The use of counterfeit passports dominated the airwaves. In the year before the Al-Mabhouh killing, there had been other Australian press investigations going on regarding the use of our passports, but at that time the focus was on dual citizens and a technically legitimate use of the passports (through name changes).

Zygier was caught in that particular net, but protested vehemently that he had nothing to do with a covert role. The question is, where did the leads that allowed our journalists to pursue the story come from? They came from our own “intelligence sources”.

What all of this suggests is that our agencies (both news and, presumably, security) had been working hard on the use of passports by dual citizens. This may have extended to breaking the cover of one such user, Zygier. Normally, such an action will not result in the measures taken against “Prisoner X”, as Zygier became known, after being detained by Shin Bet (Israel’s internal security agency). An agent whose cover has been blown becomes all but useless to the agency they work for, and, if they have been working deep in cover in hostile areas, potentially endanger themselves.

Incarceration in Ayalon Prison was not to protect Zygier, and, as it has been pointed out by authoritative commentators, the way in which he was dealt with by Israel was really quite unusual.

But equally so, one could argue, was the “hands off” approach adopted by Australian authorities in a case where an Australian citizen had been deprived of his identity, held in a maximum-security prison, investigated and tried in camera, but whose wife had known where he was, brought in an Israeli lawyer seasoned in the human rights area, and, it would seem, have urgently pressed for something to be done concerning her husband’s plight.

Ben Zygier may well have been “turned” by Australian intelligence after his involvement in procuring passports for Mossad agents. ABC/Foreign Correspondent

Did she also contact the Australian Embassy in attempting to exhaust each and every possible method of exerting pressure on the Israeli Government? Presumably that did happen, but there was a general silence about that.

In a recent Parliamentary Committee hearing, the Department of Foreign Affairs and Trade gave an entirely plausible explanation as to Zygier’s case and why it had not appeared on its radar: the files were being investigated by our intelligence agencies, and, presumably, not by DFAT itself. But would Zygier’s wife not have tried to deal with the Australian authorities here regarding her husband’s desperate situation? There is general silence on that question too.
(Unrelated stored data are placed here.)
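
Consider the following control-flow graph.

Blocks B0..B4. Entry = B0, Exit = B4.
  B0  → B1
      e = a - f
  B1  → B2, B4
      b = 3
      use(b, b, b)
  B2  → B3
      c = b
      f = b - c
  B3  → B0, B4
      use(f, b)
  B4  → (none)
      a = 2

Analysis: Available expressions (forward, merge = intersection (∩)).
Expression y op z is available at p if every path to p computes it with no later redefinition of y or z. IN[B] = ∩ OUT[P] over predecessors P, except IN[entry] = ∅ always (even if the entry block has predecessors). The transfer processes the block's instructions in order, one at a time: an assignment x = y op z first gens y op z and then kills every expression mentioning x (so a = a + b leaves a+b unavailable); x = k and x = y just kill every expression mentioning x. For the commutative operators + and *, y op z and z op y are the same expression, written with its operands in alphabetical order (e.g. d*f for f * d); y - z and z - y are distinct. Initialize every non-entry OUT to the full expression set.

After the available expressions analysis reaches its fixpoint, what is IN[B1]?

Answer: {a-f}

Working:
Converged values:
  B0:  IN={}  OUT={a-f}
  B1:  IN={a-f}  OUT={a-f}
  B2:  IN={a-f}  OUT={b-c}
  B3:  IN={b-c}  OUT={b-c}
  B4:  IN={}  OUT={}

Merge at B1: IN[B1] = OUT[B0] = {a-f}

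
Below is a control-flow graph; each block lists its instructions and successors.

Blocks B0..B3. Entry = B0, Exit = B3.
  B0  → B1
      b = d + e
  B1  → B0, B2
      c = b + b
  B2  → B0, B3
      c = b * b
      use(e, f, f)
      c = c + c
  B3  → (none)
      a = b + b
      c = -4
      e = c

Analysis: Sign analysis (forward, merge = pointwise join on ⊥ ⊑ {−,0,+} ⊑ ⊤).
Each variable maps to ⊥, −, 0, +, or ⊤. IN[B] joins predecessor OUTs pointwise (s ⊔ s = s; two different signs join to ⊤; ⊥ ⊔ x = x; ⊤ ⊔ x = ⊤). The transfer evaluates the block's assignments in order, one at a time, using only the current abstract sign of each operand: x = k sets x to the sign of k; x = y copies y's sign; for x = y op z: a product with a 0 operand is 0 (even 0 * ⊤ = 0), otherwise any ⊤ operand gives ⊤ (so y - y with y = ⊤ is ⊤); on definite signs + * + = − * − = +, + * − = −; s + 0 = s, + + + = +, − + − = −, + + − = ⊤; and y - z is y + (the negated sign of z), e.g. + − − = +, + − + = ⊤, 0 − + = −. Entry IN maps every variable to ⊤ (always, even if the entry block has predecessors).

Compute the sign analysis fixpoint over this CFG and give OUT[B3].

Answer: {a: ⊤, b: ⊤, c: -, d: ⊤, e: -, f: ⊤}

Trace:
Converged values:
  B0:  IN=(all ⊤)  OUT=(all ⊤)
  B1:  IN=(all ⊤)  OUT=(all ⊤)
  B2:  IN=(all ⊤)  OUT=(all ⊤)
  B3:  IN=(all ⊤)  OUT={c:-, e:-; rest ⊤}

Merge at B3: IN[B3] = OUT[B2] = {a: ⊤, b: ⊤, c: ⊤, d: ⊤, e: ⊤, f: ⊤}
Applying B3's transfer function to that IN value gives OUT[B3] (row B3 above).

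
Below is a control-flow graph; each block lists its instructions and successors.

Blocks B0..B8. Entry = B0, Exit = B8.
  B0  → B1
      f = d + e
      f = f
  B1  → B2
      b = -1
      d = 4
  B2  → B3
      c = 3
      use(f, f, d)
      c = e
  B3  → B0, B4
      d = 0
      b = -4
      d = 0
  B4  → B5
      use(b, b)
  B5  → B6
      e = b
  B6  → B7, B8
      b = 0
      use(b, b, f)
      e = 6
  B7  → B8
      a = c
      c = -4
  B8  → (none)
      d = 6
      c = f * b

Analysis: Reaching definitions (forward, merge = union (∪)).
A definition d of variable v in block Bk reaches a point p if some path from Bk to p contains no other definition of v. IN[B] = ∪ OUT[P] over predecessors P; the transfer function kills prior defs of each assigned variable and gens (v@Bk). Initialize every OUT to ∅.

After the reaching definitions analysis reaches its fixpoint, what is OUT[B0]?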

We know from what the Israeli government has said that opening up this case could cause considerable embarrassment, but it did not say for whom specifically: Israel itself, or Australia.

We have also heard the conjecture that one of the reasons why Zygier found himself in such a situation was that perhaps he could no longer bear the crisis of conscience of having his morality challenged by what he was instructed to do, or alternatively what he saw done, by Mossad, and therefore blew a whistle.

These aside, there is, of course, another potential explanation, and that is that Zygier had been a double-agent, but a very well concealed one until, presumably, his name became known to journalists, and, by extension, to the general public. If this was the case, who might his other “masters” have been?

The Zygier case has been remarkable in that, even with the scant information that has emerged since the story broke, it has provided tantalising insights into intelligence agencies both here and in Israel. However, and as so often happens, clandestine agencies, and governments, have a habit of relying on deep and stubborn silence to obliterate the sensations that emerge in such cases. If it does here, we can only conclude that the Israeli and Australian governments would prefer to have the matter buried with Zygier. The reasons why remain intriguing.